Elle peut également ordonner, aux frais du propriétaire, l’exécution des travaux requis pour rendre l’utilisation du sol ou la construction conforme à la résolution, à l’entente, au règlement ou au plan visé au paragraphe 1° du premier alinéa ou pour rendre conforme au plan métropolitain applicable, aux objectifs du schéma applicable ou aux dispositions du règlement de contrôle intérimaire applicable l’intervention à l’égard de laquelle s’applique l’article 150 ou, s’il n’existe pas d’autre remède utile, la démolition de la construction ou la remise en état du terrain.
Elle peut aussi ordonner, aux frais du propriétaire, l’exécution des travaux requis pour rendre l’utilisation du sol ou la construction compatible avec les dispositions du plan de réhabilitation mentionné au paragraphe 3° du premier alinéa ou, s’il n’existe pas d’autre remède utile, la démolition de la construction ou la remise en état du terrain. »

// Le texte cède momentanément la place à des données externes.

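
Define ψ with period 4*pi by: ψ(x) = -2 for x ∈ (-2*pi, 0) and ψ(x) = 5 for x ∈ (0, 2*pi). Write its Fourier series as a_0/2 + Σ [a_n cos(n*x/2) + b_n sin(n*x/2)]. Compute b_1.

b_1 = (1/(2*pi)) ∫_{-2*pi}^{2*pi} ψ(x) sin(x/2) dx.
Split the integral at the breakpoints.
Directly, an antiderivative of (-2) sin(x/2) is 4*cos(x/2); evaluating from -2*pi to 0: ∫_{-2*pi}^{0} (-2) sin(x/2) dx = (4) - (-4) = 8.
Directly, an antiderivative of (5) sin(x/2) is -10*cos(x/2); evaluating from 0 to 2*pi: ∫_{0}^{2*pi} (5) sin(x/2) dx = (10) - (-10) = 20.
Summing the pieces and multiplying by (1/(2*pi)) gives b_1 = 14/pi.

14/pi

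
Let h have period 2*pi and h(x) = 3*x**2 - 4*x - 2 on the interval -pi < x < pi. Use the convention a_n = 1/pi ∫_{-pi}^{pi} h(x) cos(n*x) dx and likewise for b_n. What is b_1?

-8

b_1 = 1/pi ∫_{-pi}^{pi} h(x) sin(x) dx.
Integrating by parts twice (tabular method), an antiderivative of (3*x**2 - 4*x - 2) sin(x) is -3*x**2*cos(x) + 6*x*sin(x) + 4*x*cos(x) - 4*sin(x) + 8*cos(x); evaluating from -pi to pi: ∫_{-pi}^{pi} (3*x**2 - 4*x - 2) sin(x) dx = (-4*pi - 8 + 3*pi**2) - (-8 + 4*pi + 3*pi**2) = -8*pi.
Hence b_1 = (1/pi)·(-8*pi) = -8.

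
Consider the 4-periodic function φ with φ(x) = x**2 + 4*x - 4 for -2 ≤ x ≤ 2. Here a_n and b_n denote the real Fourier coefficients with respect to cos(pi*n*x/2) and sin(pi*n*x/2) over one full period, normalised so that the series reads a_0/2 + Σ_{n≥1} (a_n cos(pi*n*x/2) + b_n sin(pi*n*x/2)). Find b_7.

16/(7*pi)

b_7 = 1/2 ∫_{-2}^{2} φ(x) sin(7*pi*x/2) dx.
Integrating by parts twice (tabular method), an antiderivative of (x**2 + 4*x - 4) sin(7*pi*x/2) is -2*x**2*cos(7*pi*x/2)/(7*pi) + 8*x*sin(7*pi*x/2)/(49*pi**2) - 8*x*cos(7*pi*x/2)/(7*pi) + 16*sin(7*pi*x/2)/(49*pi**2) + 16*cos(7*pi*x/2)/(343*pi**3) + 8*cos(7*pi*x/2)/(7*pi); evaluating from -2 to 2: ∫_{-2}^{2} (x**2 + 4*x - 4) sin(7*pi*x/2) dx = (16*(-1 + 49*pi**2)/(343*pi**3)) - (16*(-49*pi**2 - 1)/(343*pi**3)) = 32/(7*pi).
Hence b_7 = (1/2)·(32/(7*pi)) = 16/(7*pi).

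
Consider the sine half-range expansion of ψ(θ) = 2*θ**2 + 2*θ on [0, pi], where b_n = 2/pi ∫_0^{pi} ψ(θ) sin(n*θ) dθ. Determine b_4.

-pi - 1

b_4 = 2/pi ∫_0^{pi} (2*θ**2 + 2*θ) sin(4*θ) dθ.
Integrating by parts twice (tabular method), an antiderivative of (2*θ**2 + 2*θ) sin(4*θ) is -θ**2*cos(4*θ)/2 + θ*sin(4*θ)/4 - θ*cos(4*θ)/2 + sin(4*θ)/8 + cos(4*θ)/16; evaluating from 0 to pi: ∫_{0}^{pi} (2*θ**2 + 2*θ) sin(4*θ) dθ = (-pi**2/2 - pi/2 + 1/16) - (1/16) = -pi*(1 + pi)/2.
Hence b_4 = (2/pi)·(-pi*(1 + pi)/2) = -pi - 1.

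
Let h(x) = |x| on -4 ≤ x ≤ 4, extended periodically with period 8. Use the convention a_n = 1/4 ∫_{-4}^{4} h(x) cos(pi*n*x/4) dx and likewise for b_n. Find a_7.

-16/(49*pi**2)

a_7 = 1/4 ∫_{-4}^{4} h(x) cos(7*pi*x/4) dx.
h is even and cos(7*pi*x/4) is even, so the integrand is even and a_7 = 1/2 ∫_0^{4} h(x) cos(7*pi*x/4) dx.
Integrating by parts (boundary term plus one more integral), an antiderivative of (x) cos(7*pi*x/4) is 4*x*sin(7*pi*x/4)/(7*pi) + 16*cos(7*pi*x/4)/(49*pi**2); evaluating from 0 to 4: ∫_{0}^{4} (x) cos(7*pi*x/4) dx = (-16/(49*pi**2)) - (16/(49*pi**2)) = -32/(49*pi**2).
Hence a_7 = (1/2)·(-32/(49*pi**2)) = -16/(49*pi**2).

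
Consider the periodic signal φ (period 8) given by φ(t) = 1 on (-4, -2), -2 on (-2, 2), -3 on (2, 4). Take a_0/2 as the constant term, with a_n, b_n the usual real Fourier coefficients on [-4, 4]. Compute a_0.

a_0 = 1/4 ∫_{-4}^{4} φ(t) dt = 1/4 · (-12) = -3.

-3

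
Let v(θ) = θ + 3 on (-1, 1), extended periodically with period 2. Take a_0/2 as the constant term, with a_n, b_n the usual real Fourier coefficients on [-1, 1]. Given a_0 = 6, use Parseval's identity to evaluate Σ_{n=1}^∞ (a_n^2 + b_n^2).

Parseval: a_0^2/2 + Σ_{n≥1} (a_n^2+b_n^2) = ∫_{-1}^{1} v(θ)^2 dθ = 56/3.
Subtract a_0^2/2 = 18: Σ (a_n^2+b_n^2) = 2/3.

2/3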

[124] L’attribution de discrétion judiciaire par l’utilisation du mot « peut » dans cette disposition, ainsi que les paramètres de l’exercice de cette discrétion, sont mis en lumière notamment dans l’arrêt Municipalité de Les Éboulements c. Tremblay[17], dans lequel la Cour d’appel fait, aux paragraphes 40 à 44, une revue de la jurisprudence pertinente pour ensuite conclure :
« [53] Somme toute, une application rigide et aveugle de la réglementation entraînait, pour la mise en cause, une injustice qui justifiait, exceptionnellement, de faire jouer la discrétion judiciaire, d’accueillir la requête mais de rejeter la demande de déplacement et de démolition de sa résidence. »

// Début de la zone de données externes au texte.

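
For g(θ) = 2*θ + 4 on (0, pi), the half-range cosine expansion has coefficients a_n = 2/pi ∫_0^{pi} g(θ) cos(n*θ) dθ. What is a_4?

0

a_4 = 2/pi ∫_0^{pi} (2*θ + 4) cos(4*θ) dθ.
Integrating by parts (boundary term plus one more integral), an antiderivative of (2*θ + 4) cos(4*θ) is θ*sin(4*θ)/2 + sin(4*θ) + cos(4*θ)/8; evaluating from 0 to pi: ∫_{0}^{pi} (2*θ + 4) cos(4*θ) dθ = (1/8) - (1/8) = 0.
Hence a_4 = (2/pi)·(0) = 0.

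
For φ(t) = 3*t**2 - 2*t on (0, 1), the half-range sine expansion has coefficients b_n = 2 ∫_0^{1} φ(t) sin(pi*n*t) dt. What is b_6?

b_6 = 2 ∫_0^{1} (3*t**2 - 2*t) sin(6*pi*t) dt.
Integrating by parts twice (tabular method), an antiderivative of (3*t**2 - 2*t) sin(6*pi*t) is -t**2*cos(6*pi*t)/(2*pi) + t*sin(6*pi*t)/(6*pi**2) + t*cos(6*pi*t)/(3*pi) - sin(6*pi*t)/(18*pi**2) + cos(6*pi*t)/(36*pi**3); evaluating from 0 to 1: ∫_{0}^{1} (3*t**2 - 2*t) sin(6*pi*t) dt = ((1 - 6*pi**2)/(36*pi**3)) - (1/(36*pi**3)) = -1/(6*pi).
Hence b_6 = 2·(-1/(6*pi)) = -1/(3*pi).

-1/(3*pi)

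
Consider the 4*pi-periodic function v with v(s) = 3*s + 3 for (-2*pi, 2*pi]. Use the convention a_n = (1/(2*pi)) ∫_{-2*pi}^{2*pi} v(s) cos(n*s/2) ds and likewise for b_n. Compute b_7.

b_7 = (1/(2*pi)) ∫_{-2*pi}^{2*pi} v(s) sin(7*s/2) ds.
Integrating by parts (boundary term plus one more integral), an antiderivative of (3*s + 3) sin(7*s/2) is -6*s*cos(7*s/2)/7 + 12*sin(7*s/2)/49 - 6*cos(7*s/2)/7; evaluating from -2*pi to 2*pi: ∫_{-2*pi}^{2*pi} (3*s + 3) sin(7*s/2) ds = (6/7 + 12*pi/7) - (6/7 - 12*pi/7) = 24*pi/7.
Hence b_7 = (1/(2*pi))·(24*pi/7) = 12/7.

12/7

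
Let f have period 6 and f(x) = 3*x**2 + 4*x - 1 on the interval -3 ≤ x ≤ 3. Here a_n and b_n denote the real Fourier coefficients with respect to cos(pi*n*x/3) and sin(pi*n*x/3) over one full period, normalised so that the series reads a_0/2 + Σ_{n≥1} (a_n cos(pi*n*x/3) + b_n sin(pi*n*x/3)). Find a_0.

a_0 = 1/3 ∫_{-3}^{3} f(x) dx = 1/3 · (48) = 16.

16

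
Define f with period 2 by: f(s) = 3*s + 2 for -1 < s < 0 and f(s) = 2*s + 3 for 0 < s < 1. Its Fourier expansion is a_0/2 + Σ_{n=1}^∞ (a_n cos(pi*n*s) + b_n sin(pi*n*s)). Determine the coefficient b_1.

7/pi

b_1 = ∫_{-1}^{1} f(s) sin(pi*s) ds.
Split the integral at the breakpoints.
Integrating by parts (boundary term plus one more integral), an antiderivative of (3*s + 2) sin(pi*s) is -3*s*cos(pi*s)/pi + 3*sin(pi*s)/pi**2 - 2*cos(pi*s)/pi; evaluating from -1 to 0: ∫_{-1}^{0} (3*s + 2) sin(pi*s) ds = (-2/pi) - (-1/pi) = -1/pi.
Integrating by parts (boundary term plus one more integral), an antiderivative of (2*s + 3) sin(pi*s) is -2*s*cos(pi*s)/pi + 2*sin(pi*s)/pi**2 - 3*cos(pi*s)/pi; evaluating from 0 to 1: ∫_{0}^{1} (2*s + 3) sin(pi*s) ds = (5/pi) - (-3/pi) = 8/pi.
Summing the pieces gives b_1 = 7/pi.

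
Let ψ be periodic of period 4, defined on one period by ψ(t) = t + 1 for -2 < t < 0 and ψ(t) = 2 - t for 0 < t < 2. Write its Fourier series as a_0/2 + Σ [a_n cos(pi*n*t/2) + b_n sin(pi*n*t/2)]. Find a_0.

1

a_0 = 1/2 ∫_{-2}^{2} ψ(t) dt = 1/2 · (2) = 1.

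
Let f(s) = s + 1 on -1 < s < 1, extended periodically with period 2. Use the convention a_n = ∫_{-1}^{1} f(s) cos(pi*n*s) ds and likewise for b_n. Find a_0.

a_0 = ∫_{-1}^{1} f(s) ds = 2.

2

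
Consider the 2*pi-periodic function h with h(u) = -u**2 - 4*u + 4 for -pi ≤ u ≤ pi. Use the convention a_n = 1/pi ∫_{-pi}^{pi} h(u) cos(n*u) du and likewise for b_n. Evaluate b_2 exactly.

4

b_2 = 1/pi ∫_{-pi}^{pi} h(u) sin(2*u) du.
Integrating by parts twice (tabular method), an antiderivative of (-u**2 - 4*u + 4) sin(2*u) is u**2*cos(2*u)/2 - u*sin(2*u)/2 + 2*u*cos(2*u) - sin(2*u) - 9*cos(2*u)/4; evaluating from -pi to pi: ∫_{-pi}^{pi} (-u**2 - 4*u + 4) sin(2*u) du = (-9/4 + pi**2/2 + 2*pi) - (-2*pi - 9/4 + pi**2/2) = 4*pi.
Hence b_2 = (1/pi)·(4*pi) = 4.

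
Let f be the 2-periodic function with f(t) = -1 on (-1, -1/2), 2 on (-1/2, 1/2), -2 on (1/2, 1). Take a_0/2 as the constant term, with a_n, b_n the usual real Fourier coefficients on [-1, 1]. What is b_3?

-1/(3*pi)

b_3 = ∫_{-1}^{1} f(t) sin(3*pi*t) dt.
Split the integral at the breakpoints.
Directly, an antiderivative of (-1) sin(3*pi*t) is cos(3*pi*t)/(3*pi); evaluating from -1 to -1/2: ∫_{-1}^{-1/2} (-1) sin(3*pi*t) dt = (0) - (-1/(3*pi)) = 1/(3*pi).
Directly, an antiderivative of (2) sin(3*pi*t) is -2*cos(3*pi*t)/(3*pi); evaluating from -1/2 to 1/2: ∫_{-1/2}^{1/2} (2) sin(3*pi*t) dt = (0) - (0) = 0.
Directly, an antiderivative of (-2) sin(3*pi*t) is 2*cos(3*pi*t)/(3*pi); evaluating from 1/2 to 1: ∫_{1/2}^{1} (-2) sin(3*pi*t) dt = (-2/(3*pi)) - (0) = -2/(3*pi).
Summing the pieces gives b_3 = -1/(3*pi).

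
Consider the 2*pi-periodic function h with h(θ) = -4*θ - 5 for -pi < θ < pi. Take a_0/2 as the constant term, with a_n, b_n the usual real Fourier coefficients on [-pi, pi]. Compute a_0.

-10

a_0 = 1/pi ∫_{-pi}^{pi} h(θ) dθ = 1/pi · (-10*pi) = -10.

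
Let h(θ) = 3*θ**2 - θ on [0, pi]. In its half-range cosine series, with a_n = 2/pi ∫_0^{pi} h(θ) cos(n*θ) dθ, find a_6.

1/3

a_6 = 2/pi ∫_0^{pi} (3*θ**2 - θ) cos(6*θ) dθ.
Integrating by parts twice (tabular method), an antiderivative of (3*θ**2 - θ) cos(6*θ) is θ**2*sin(6*θ)/2 - θ*sin(6*θ)/6 + θ*cos(6*θ)/6 - sin(6*θ)/36 - cos(6*θ)/36; evaluating from 0 to pi: ∫_{0}^{pi} (3*θ**2 - θ) cos(6*θ) dθ = (-1/36 + pi/6) - (-1/36) = pi/6.
Hence a_6 = (2/pi)·(pi/6) = 1/3.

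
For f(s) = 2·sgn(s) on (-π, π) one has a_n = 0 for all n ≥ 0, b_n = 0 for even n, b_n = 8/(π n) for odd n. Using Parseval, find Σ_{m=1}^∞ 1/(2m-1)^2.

Parseval: Σ b_n^2 = (1/π) ∫_{-π}^{π} f(s)^2 ds = 8.
Only odd n contribute, with b_n^2 = 64/(π^2 n^2), so Σ_{m≥1} 1/(2m-1)^2 = π^2·(8)/64 = pi**2/8.

pi**2/8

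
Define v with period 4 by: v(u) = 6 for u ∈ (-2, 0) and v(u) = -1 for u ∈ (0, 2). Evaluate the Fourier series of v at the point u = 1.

-1

v is continuous at u = 1 with value -1, so the series converges to -1 there.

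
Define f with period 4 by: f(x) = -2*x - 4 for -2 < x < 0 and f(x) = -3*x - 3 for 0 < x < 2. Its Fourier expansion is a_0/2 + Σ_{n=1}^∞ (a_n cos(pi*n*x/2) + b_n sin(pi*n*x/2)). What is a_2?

0

a_2 = 1/2 ∫_{-2}^{2} f(x) cos(pi*x) dx.
Split the integral at the breakpoints.
Integrating by parts (boundary term plus one more integral), an antiderivative of (-2*x - 4) cos(pi*x) is -2*x*sin(pi*x)/pi - 4*sin(pi*x)/pi - 2*cos(pi*x)/pi**2; evaluating from -2 to 0: ∫_{-2}^{0} (-2*x - 4) cos(pi*x) dx = (-2/pi**2) - (-2/pi**2) = 0.
Integrating by parts (boundary term plus one more integral), an antiderivative of (-3*x - 3) cos(pi*x) is -3*x*sin(pi*x)/pi - 3*sin(pi*x)/pi - 3*cos(pi*x)/pi**2; evaluating from 0 to 2: ∫_{0}^{2} (-3*x - 3) cos(pi*x) dx = (-3/pi**2) - (-3/pi**2) = 0.
Summing the pieces and multiplying by (1/2) gives a_2 = 0.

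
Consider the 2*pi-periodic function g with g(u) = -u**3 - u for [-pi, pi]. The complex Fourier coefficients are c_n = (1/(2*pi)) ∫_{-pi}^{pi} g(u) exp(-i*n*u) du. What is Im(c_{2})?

Since g is real-valued, Im(c_{2}) = -(1/(2*pi)) ∫_{-pi}^{pi} g(u) sin(2*u) du = -b_{2}/2.
g is odd and sin(2*u) is odd, so the integrand is even: ∫_{-pi}^{pi} g(u) sin(2*u) du = 2∫_0^{pi} g(u) sin(2*u) du.
Integrating by parts three times (tabular method), an antiderivative of (-u**3 - u) sin(2*u) is u**3*cos(2*u)/2 - 3*u**2*sin(2*u)/4 - u*cos(2*u)/4 + sin(2*u)/8; evaluating from 0 to pi: ∫_{0}^{pi} (-u**3 - u) sin(2*u) du = (-pi/4 + pi**3/2) - (0) = -pi/4 + pi**3/2.
So ∫_{-pi}^{pi} g(u) sin(2*u) du = -pi/2 + pi**3.
Hence Im(c_{2}) = (-1/(2*pi))·(-pi/2 + pi**3) = 1/4 - pi**2/2.

1/4 - pi**2/2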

[125] Les demandeurs font valoir qu’ils font face à une application injuste, rigide et aveugle de la réglementation et que les critères élaborés par la Cour d’appel pour l’exercice de la discrétion judiciaire qui découle de l’article 227 LAU sont satisfaits. Ils soulignent aussi que la Cour supérieure a, dans une affaire[18], utilisé la discrétion que lui reconnaît l’article 227 LAU pour rejeter une demande d’ordonnance de démolition, au motif que de faire droit à cette demande équivalait à empêcher toute utilisation de la propriété et constituerait de l’expropriation déguisée. Or, disent-ils, l’interdiction à laquelle ils font face de faire toute construction et tout ouvrage sur leur propriété constitue précisément une expropriation déguisée.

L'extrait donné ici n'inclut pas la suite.